In its evidence to the inquiry into the massacre, the Government indicates it is impossible to legislate for a mad gunman going on the rampage as Thomas Hamilton did in Dunblane last month and as Martin Bryant did last week in Tasmania.

The Government rules out calls for a total arms ban and says that recommendations that would-be gun owners undergo psychological testing and obtain doctors' certificates have run into opposition from the medical profession. GPs do not want to be placed in a position of making a "judgement" on a patient they hardly know and written tests are regarded as a meaningless assessment.

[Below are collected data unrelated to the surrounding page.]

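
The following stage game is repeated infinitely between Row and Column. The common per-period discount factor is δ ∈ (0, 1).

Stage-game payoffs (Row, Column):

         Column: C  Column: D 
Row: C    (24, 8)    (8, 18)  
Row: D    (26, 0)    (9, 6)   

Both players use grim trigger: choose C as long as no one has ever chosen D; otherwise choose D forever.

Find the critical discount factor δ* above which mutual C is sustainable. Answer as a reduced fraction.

5/6

Row: cooperation gives 24 each period; deviation gives 26 once then 9 forever.
  24/(1−δ) ≥ 26 + 9δ/(1−δ) ⇒ δ ≥ 2/17.
Column: cooperation gives 8 each period; deviation gives 18 once then 6 forever.
  δ ≥ 10/12 = 5/6.
Both must hold, so the binding constraint is Column's: δ ≥ 5/6.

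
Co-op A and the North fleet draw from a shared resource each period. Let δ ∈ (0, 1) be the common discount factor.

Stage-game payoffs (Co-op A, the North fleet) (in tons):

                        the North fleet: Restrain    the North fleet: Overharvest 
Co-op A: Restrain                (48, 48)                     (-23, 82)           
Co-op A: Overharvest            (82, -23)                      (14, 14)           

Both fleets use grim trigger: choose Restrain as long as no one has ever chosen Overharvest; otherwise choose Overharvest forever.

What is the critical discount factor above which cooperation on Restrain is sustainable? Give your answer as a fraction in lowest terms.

1/2

Cooperation forever yields 48 each period: 48/(1−δ).
Deviating yields 82 once, then 14 forever: 82 + 14δ/(1−δ).
No profitable deviation requires 48/(1−δ) ≥ 82 + 14δ/(1−δ).
Multiplying by (1−δ): 48 ≥ 82(1−δ) + 14δ = 82 − 68δ.
So 68δ ≥ 34, i.e. δ ≥ 34/68 = 1/2.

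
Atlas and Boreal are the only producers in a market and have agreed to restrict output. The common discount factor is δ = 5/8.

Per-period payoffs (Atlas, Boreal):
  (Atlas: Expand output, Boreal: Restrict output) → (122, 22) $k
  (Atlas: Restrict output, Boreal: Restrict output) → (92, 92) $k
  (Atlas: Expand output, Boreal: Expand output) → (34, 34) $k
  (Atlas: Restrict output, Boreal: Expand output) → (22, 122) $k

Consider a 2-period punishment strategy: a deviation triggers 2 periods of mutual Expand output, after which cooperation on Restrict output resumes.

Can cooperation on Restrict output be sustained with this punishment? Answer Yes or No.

A one-shot deviation gives 122 now, then 34 for 2 periods, then back to 92.
Gain from deviating: (122−92) today; loss: (92−34) in each of the next 2 periods.
No-deviation condition: (92−34)(δ+…+δ^2) ≥ 122−92, i.e. δ+…+δ^2 ≥ 15/29.
At δ = 5/8: δ+…+δ^2 = 1.0156 ≥ 0.5172.
So cooperation is sustainable.

Yes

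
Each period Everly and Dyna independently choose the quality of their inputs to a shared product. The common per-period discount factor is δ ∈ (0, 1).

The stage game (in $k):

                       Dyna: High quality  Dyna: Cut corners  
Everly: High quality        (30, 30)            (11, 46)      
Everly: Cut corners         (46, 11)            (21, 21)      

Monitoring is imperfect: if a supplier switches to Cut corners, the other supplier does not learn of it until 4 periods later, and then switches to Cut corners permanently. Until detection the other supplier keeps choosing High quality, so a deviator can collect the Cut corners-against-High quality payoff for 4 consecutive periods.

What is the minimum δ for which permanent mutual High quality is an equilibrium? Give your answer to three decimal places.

The best deviation is to choose Cut corners for all 4 undetected periods, earning 46 each, then 21 forever once detected.
Deviation value: 46(1−δ^4)/(1−δ) + 21δ^4/(1−δ); cooperation value: 30/(1−δ).
IC: 30 ≥ 46(1−δ^4) + 21δ^4 = 46 − 25δ^4.
So δ^4 ≥ 16/25, giving δ ≥ (16/25)^(1/4) ≈ 0.894.

0.894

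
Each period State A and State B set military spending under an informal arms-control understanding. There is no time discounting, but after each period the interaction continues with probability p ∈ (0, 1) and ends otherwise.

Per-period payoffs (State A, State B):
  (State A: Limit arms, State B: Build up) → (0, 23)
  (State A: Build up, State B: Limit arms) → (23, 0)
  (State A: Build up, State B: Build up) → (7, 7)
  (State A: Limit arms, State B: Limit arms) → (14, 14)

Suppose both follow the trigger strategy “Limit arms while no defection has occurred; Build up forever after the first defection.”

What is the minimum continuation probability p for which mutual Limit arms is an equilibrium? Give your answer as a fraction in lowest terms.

With no time discounting, the continuation probability p plays the role of the discount factor.
Grim-trigger IC: 14/(1−p) ≥ 23 + 7p/(1−p) ⇒ p ≥ (23−14)/(23−7) = 9/16.

9/16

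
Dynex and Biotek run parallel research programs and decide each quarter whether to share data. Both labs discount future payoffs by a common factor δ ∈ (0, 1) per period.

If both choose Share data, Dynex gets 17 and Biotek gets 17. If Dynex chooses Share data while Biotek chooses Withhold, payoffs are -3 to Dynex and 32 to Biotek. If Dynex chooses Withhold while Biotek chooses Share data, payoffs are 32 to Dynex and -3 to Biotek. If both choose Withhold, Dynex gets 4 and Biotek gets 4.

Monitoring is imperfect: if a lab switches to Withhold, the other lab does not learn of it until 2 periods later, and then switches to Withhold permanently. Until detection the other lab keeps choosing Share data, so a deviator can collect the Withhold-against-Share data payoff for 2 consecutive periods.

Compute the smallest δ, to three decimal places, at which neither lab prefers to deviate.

A deviator earns 32 for 2 periods, then 4 forever; cooperating earns 17 forever. Multiplying the IC by (1−δ):
17 ≥ 32(1−δ^2) + 4δ^2, so 28·δ^2 ≥ 15 and δ^2 ≥ 15/28.
δ ≥ (15/28)^(1/2) ≈ 0.732.

0.732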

But two international studies confirm that countries with lax gun laws have far higher gun related killings - for example fatal shootings in the US are 50 times higher than in the United Kingdom. However, the Government says it already has some of the tightest gun laws in the world, and warns of the impact on employment and income from both shooting sports and leisure pursued by the 175,000 people with firearm certificates.

"Criminals do not generally licence their guns. An absolute ban would make it impossible for guns to be held legally, and the number held illegally might well be expected to increase. Some of these might then find their way to professional criminals," it says.

Ministers, however, appear ready to endorse suggestions to restrict licensing to only .22 calibre pistols, raise the minimum age for gun possession from 14 to 18 or 21 and greater controls on the storage of weapons and ammunition - perhaps dictating that they be held in separate locations.

They are among the 35 suggestions put forward for consideration by Lord Cullen, the senior Scottish judge who is to head the inquiry.

But the Government came under attack by the former Home Office minister, David Mellor, who said gun laws were a matter for parliament, not a judge. He told the BBC: "I personally think it was a serious error for the Home Office to queue up in front of Lord Cullen to put to him policy proposals that really are a matter for government to determine.

But the Home Office Minister, David Maclean, said the Government was anxious to guard against "knee-jerk" legislation. "We've also said quite clearly that if Lord Cullen had any interim recommendations to make on firearms control, we would want to get them speedily and the Government would consider them carefully."

The last gun law review, following the Hungerford massacre by Michael Ryan in 1988 - led to the banning of semi- automatic rifles.

Yesterday Lord Cullen confirmed that gun law would be one of the main planks of his investigation, alongside school security and the supervision of adults working with children.

In an opening statement, he expressed "deepest sympathy" to all those affected by the events at Dunblane Primary School.

None of the parents of the 16 children who died were at yesterday's preliminary hearing. But when the public inquiry starts on 29 May, they and the other injured children will be represented by Colin Campbell QC.

Head teacher Ronald Taylor will also be represented at the inquiry, as will the local authorities, the police - who issued Hamilton his firearm certificate - and the teaching unions.